Modern low pressure turbines (LPT) are designed in order to fulfil a various number of requirements such as high endurance, low noise, high efficiency, low weight and low fuel consumption. Regarding the reduction of the emitted noise, different designs of low pressure turbine exit guide vanes (aerodynamically and/or acoustically optimized) of the turbine exit casing (TEC) were tested and their noise reduction capabilities and aerodynamic performance were evaluated. In particular, measurements of TEC-losses were performed and differences in the losses were reported.
Measurements were carried out in a one and a half stage subsonic turbine test facility at the engine relevant operating point approach. This work focuses on the study of the unsteady flow field downstream of an unshrouded low pressure turbine rotor. The influence on the upstream flow field of a TEC design including acoustically optimized vanes (Inverse cut-off TEC) is investigated and compared with a second TEC configuration without vanes (Vaneless TEC), by means of fast response aerodynamic pressure probe measurements. The second configuration served as a reference concerning the influence of TEGVs onto the upstream located LPT rotor.
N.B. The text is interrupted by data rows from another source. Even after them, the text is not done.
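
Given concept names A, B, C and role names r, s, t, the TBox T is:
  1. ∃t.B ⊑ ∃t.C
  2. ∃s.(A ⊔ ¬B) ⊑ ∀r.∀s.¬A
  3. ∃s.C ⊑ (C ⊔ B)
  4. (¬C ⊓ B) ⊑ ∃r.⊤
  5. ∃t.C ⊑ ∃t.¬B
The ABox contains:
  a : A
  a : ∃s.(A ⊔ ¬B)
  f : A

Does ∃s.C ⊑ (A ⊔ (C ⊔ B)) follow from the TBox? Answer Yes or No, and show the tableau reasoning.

Yes

1. ∃s.C ⊑ (A ⊔ (C ⊔ B))  ⇔  (∃s.C ⊓ (¬A ⊓ (¬C ⊓ ¬B))) unsat w.r.t. T
   all branches close; clash {B, ¬B} at x₀
2. Hence ∃s.C ⊑ (A ⊔ (C ⊔ B)): entailed.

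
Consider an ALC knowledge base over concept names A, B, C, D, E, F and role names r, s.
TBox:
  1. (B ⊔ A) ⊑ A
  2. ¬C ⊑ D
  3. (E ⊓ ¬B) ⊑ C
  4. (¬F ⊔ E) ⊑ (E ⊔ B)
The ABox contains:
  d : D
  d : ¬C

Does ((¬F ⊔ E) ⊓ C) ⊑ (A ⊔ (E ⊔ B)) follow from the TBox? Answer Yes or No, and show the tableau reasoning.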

The interactions between the stator and rotor wakes, secondary flows and the turbine exit guide vanes potential effect are identified via modal decomposition according to the theory of Tyler and Sofrin. The main structures constituting the unsteady flow field are detected and the role of the major interaction effects in the loss generation mechanism and in the acoustic emission is analysed.
This study based on the modal analysis of the unsteady flow field offers new insight into the main interaction mechanisms and their importance in the assessment of the aerodynamic and aeroelastic performance of modern low pressure turbine exit casings.